Security concerns are being overlooked due to the cloud's efficiency
The Cloud Security Alliance conducted a study, entitled "How Cloud is Being Used in the Financial Sector," that aimed to clarify the various methods of usage among industry leaders and detail the actual number of users.
The study found that 61 percent of respondents have a cloud strategy that is in its formative stages within their organization. A further breakdown of this number revealed that between 39 and 47 percent were planning to use a mix of in-house IT or hybrid clouds, and 18 percent aimed to use entirely private clouds. Security and control over data is a major concern for those who have yet to make the transition.

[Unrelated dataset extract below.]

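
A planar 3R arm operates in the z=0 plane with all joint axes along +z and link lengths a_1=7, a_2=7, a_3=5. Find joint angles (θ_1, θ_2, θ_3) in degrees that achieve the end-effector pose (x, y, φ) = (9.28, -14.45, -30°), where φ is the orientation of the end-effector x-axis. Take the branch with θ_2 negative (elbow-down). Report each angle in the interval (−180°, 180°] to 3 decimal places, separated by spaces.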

Eighty percent of leaders at financial services firms expressed that they hope to see increased transparency and better auditing controls from cloud providers, according to the CSA study. This number was even higher than the response for data encryption, which came in at 57 percent, a sentiment that indicated that users value personal control over security.
The biggest perk for cloud users appears to be infrastructure flexibility: 68 percent of respondents said as much, while another 63 percent noted that their need for reduced provisioning time made the cloud attractive to them. The source found that the most prominently used services included customer relationship management at 46 percent, application development at 45 percent and email at 41 percent.

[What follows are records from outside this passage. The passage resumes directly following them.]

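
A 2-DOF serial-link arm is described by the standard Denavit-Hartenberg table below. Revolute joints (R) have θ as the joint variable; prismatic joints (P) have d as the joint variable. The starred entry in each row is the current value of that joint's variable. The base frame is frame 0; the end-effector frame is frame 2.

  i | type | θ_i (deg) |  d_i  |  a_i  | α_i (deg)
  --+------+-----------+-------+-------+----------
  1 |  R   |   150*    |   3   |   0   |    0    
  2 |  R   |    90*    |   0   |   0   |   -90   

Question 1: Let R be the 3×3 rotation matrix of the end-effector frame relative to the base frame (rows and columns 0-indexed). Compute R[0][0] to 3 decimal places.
End-effector x-axis (col 0 of R) = (-0.5000,-0.8660,0.0000)
R[0][0] = -0.5000

-0.500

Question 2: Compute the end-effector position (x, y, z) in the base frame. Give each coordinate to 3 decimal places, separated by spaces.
after link 1: o_1 = (0.0000, 0.0000, 3.0000)
after link 2: o_2 = (0.0000, 0.0000, 3.0000)

0.000 0.000 3.000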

European CFOs are beginning to adopt cloud-based financial applications
Computer Weekly noted that IT executives in Europe are expressing interest in developing cloud solutions for their companies to help reduce costs and improve efficiency. While some are still apprehensive about potential security risks, the added performance and availability that the cloud can offer has seemed to outweigh these concerns. The source also said that there have been various advances in security in recent years.
While 40 percent of respondents in a recent Claranet survey of 900 European IT decision-makers indicated that cloud security was the most important factor in the delivery of finance applications, Computer Weekly reported that the remaining 60 percent picked performance or availability as their top values.
Automation is also a highly-valued aspect of cloud solutions. The source cited a Blackline survey of 250 U.K. financial decision-makers, which found that 80 percent of respondents agreed that greater levels of automation directly lead to heightened productivity. A further 89 percent of those surveyed expressed a desire for their teams to use cloud-based applications.
"IT executives are worried that their companies are falling behind the curve."
The Blackline report also found that IT executives are worried that their companies are falling behind the curve, with 75 percent indicating that they have missed out on revenue opportunities by not using the right cloud applications and infrastructure to support digital business transformation. Because of this, 70 percent of those surveyed dread that their business might become uncompetitive, while 76 percent disclosed that this could happen by the end of 2015.
The cloud is likely to become the dominant IT platform in the financial sector within a few short years. In fact, with industry leaders determined to make the transition sooner rather than later in order to keep up with and surpass rivals, the cloud could become the standard for successful business operations even by the end of this year.